WARTA INDONESIA, KABANJAHE – Pemerintah Kabupaten Karo membidik peringatan Hari Keluarga Nasional (Harganas) ke-33 sebagai pijakan krusial untuk memperkuat ketahanan keluarga. Sektor domestik dinilai sebagai fondasi utama dalam menopang target pembangunan nasional jangka panjang.

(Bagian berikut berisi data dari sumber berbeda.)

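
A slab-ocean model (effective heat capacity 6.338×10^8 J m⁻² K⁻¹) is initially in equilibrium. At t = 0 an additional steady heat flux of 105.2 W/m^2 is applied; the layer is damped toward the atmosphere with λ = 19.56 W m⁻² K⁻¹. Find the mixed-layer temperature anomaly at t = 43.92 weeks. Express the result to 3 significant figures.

3.01 K

Areal heat capacity C = 6.338×10^8 J m⁻² K⁻¹ (given).
τ = C / λ = 6.34×10^8 / 19.56 = 3.24×10^7 s.
Equilibrium anomaly ΔT_eq = F / λ = 105.2 / 19.56 = 5.38 K.
t = 43.92 weeks = 2.66×10^7 s, so t/τ = 0.820.
ΔT(t) = ΔT_eq (1 − e^(−t/τ)) = 5.38 × (1 − e^−0.820) = 3.01 K.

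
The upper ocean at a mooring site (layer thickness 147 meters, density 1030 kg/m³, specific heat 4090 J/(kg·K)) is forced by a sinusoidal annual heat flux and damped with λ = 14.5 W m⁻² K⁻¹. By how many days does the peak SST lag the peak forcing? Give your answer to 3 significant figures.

84.5 days

Areal heat capacity C = ρ c_p D = 1030 × 4090 × 147 = 6.19×10^8 J/(m²·K).
ω = 2π / 3.15×10^7 s = 1.99×10^-7 s⁻¹.
Phase lag φ = arctan(Cω/λ) = arctan(123/14.5) = 1.45 rad.
Time lag = φ / ω = 1.45 / 1.99×10^-7 = 7.30×10^6 s = 84.5 days.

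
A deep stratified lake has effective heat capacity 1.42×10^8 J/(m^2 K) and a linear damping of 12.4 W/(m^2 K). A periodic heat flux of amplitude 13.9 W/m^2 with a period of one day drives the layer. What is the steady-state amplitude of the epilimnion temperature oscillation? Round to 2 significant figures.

Areal heat capacity C = 1.42×10^8 J/(m^2 K) (given).
Angular frequency ω = 2π / T = 2π / 86400 s = 7.27×10^-5 s⁻¹.
√((Cω)² + λ²) = √((10300)² + 12.4²) = 10300 W/(m²·K).
Amplitude A = F₀ / √((Cω)²+λ²) = 13.9 / 10300 = 0.00135 K.

0.0013 K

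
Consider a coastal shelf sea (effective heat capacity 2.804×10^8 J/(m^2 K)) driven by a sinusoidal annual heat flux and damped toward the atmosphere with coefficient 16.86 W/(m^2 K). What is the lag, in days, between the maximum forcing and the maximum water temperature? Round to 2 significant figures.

Areal heat capacity C = 2.804×10^8 J/(m^2 K) (given).
ω = 2π / 3.15×10^7 s = 1.99×10^-7 s⁻¹.
Phase lag φ = arctan(Cω/λ) = arctan(55.9/16.86) = 1.28 rad.
Time lag = φ / ω = 1.28 / 1.99×10^-7 = 6.41×10^6 s = 74.2 days.

74 days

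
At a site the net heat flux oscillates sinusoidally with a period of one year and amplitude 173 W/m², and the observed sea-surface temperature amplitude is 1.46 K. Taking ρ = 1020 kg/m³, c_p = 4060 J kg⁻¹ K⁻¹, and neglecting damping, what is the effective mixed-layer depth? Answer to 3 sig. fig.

ω = 2π / 3.15×10^7 s = 1.99×10^-7 s⁻¹.
Required C = F₀ / (A ω) = 173 / (1.46 × 1.99×10^-7) = 5.95×10^8 J/(m²·K).
D = C / (ρ c_p) = 5.95×10^8 / (1020 × 4060) = 144 m.

144 m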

Agenda yang mengusung tema sentral “Ayah Wajib Hadir” tersebut diwujudkan dalam bentuk apel bersama yang dipimpin oleh Sekretaris Daerah Kabupaten Karo, Gelora Kurnia Putra Ginting. Upacara yang dipusatkan di Halaman Kantor Bupati Karo pada Senin, 29 Juni 2026 ini diikuti oleh seluruh jajaran aparatur sipil negara (ASN) di lingkungan pemerintah daerah setempat. Dalam kesempatan tersebut, Sekda bertindak membacakan amanat dari Bupati Karo, Brigjen Pol. (Purn.) Dr. dr. Antonius Ginting, Sp.OG., M.Kes.

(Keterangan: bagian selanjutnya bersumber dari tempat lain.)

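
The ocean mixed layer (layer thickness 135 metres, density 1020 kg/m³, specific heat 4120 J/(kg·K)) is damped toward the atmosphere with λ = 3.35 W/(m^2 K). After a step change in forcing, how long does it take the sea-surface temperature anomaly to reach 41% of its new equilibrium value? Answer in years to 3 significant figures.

2.83 years

Areal heat capacity C = ρ c_p D = 1020 × 4120 × 135 = 5.67×10^8 J m⁻² K⁻¹.
τ = C / λ = 5.67×10^8 / 3.35 = 1.69×10^8 s.
Fraction reached: 1 − e^(−t/τ) = 0.41 ⇒ t = −τ ln(1 − 0.41) = τ × 0.528.
t = 8.94×10^7 s = 2.83 years.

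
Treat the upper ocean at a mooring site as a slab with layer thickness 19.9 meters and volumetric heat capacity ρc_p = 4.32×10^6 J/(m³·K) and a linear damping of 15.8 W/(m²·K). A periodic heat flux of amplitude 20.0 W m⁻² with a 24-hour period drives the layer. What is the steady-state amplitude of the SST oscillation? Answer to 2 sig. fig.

0.0032 K

Areal heat capacity C = ρc_p × D = 4.32×10^6 × 19.9 = 8.60×10^7 J/(m²·K).
Angular frequency ω = 2π / T = 2π / 86400 s = 7.27×10^-5 s⁻¹.
√((Cω)² + λ²) = √((6250)² + 15.8²) = 6250 W/(m²·K).
Amplitude A = F₀ / √((Cω)²+λ²) = 20.0 / 6250 = 0.00320 K.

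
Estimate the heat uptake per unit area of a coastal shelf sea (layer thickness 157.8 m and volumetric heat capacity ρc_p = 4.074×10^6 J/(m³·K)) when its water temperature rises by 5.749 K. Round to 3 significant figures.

3.70×10^9

Areal heat capacity C = ρc_p × D = 4.074×10^6 × 157.8 = 6.43×10^8 J/(m^2 K).
ΔQ = C ΔT = 6.43×10^8 × 5.749 = 3.70×10^9 J/m².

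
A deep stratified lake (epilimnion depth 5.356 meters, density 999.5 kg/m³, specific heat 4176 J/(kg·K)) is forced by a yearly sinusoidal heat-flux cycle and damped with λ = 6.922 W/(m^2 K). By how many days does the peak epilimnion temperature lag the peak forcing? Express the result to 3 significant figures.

Areal heat capacity C = ρ c_p D = 999.5 × 4176 × 5.356 = 2.24×10^7 J/(m²·K).
ω = 2π / 3.15×10^7 s = 1.99×10^-7 s⁻¹.
Phase lag φ = arctan(Cω/λ) = arctan(4.45/6.922) = 0.572 rad.
Time lag = φ / ω = 0.572 / 1.99×10^-7 = 2.87×10^6 s = 33.2 days.

33.2 days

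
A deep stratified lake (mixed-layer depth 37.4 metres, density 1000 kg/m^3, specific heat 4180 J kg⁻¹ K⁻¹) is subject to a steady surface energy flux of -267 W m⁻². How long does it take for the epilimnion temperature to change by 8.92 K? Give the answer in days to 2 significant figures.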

Melalui pidato Menteri Kependudukan dan Pembangunan Keluarga/Kepala BKKBN yang dibacakan oleh Sekda, Jakarta menggarisbawahi bahwa dinamika zaman menuntut benteng domestik yang lebih kokoh.
“Hari Keluarga Nasional adalah momentum untuk memperkuat ketahanan keluarga dalam menghadapi berbagai tantangan zaman, sekaligus mempersiapkan sumber daya manusia yang unggul menuju Indonesia Emas 2045,” ujar Gelora mengutip amanat menteri terkait.
Pemerintah pusat menyiratkan bahwa kualitas pembangunan manusia ke depan akan sangat bergantung pada bagaimana keluarga mengelola potensi demografi saat ini. “Mari kita wujudkan keluarga Indonesia yang sehat, cerdas, berkarakter, dan tangguh agar mampu mengoptimalkan bonus demografi menuju Indonesia Emas 2045.”
Di sisi lain, pemilihan tema “Ayah Wajib Hadir” pada tahun ini menjadi otokritik terhadap pola pengasuhan patriarki yang sering kali menafikan peran laki-laki. Tema ini menekankan pentingnya keterlibatan aktif figur ayah, tidak sekadar sebagai pencari nafkah, tetapi juga dalam mendidik karakter anak dan menjaga stabilitas psikologis rumah tangga.
Bertolak dari urgensi tersebut, Pemkab Karo menyerukan gerakan kolektif kepada seluruh lapisan masyarakat di Tanah Karo. Institusi keluarga didorong untuk kembali pada fungsi utamanya: menciptakan ekosistem yang sehat, berkarakter, dan memiliki daya saing global demi mencetak generasi masa depan.
Gaya retorika dalam peringatan Harganas di Karo ini beririsan langsung dengan rapor merah komitmen daerah dalam menekan angka stunting (tengkes) serta kemiskinan ekstrem di wilayah Sumatra Utara. Absennya peran ayah dalam pemenuhan nutrisi dan pengasuhan kerap dituding sebagai salah satu pemicu tidak langsung memburuknya tumbuh kembang anak di perdesaan.
Warta Indonesia mencatat, tantangan terbesar bagi Dinas Pengendalian Penduduk dan Keluarga Berencana (PPKB) Kabupaten Karo adalah mentransformasikan narasi “Ayah Wajib Hadir” ini ke dalam kebijakan konkret di tingkat akar rumput, seperti optimalisasi Kampung KB. Tanpa adanya indikator kinerja yang jelas di tingkat desa, seruan ini dikhawatirkan hanya akan menguap sebagai ritual birokrasi tahunan.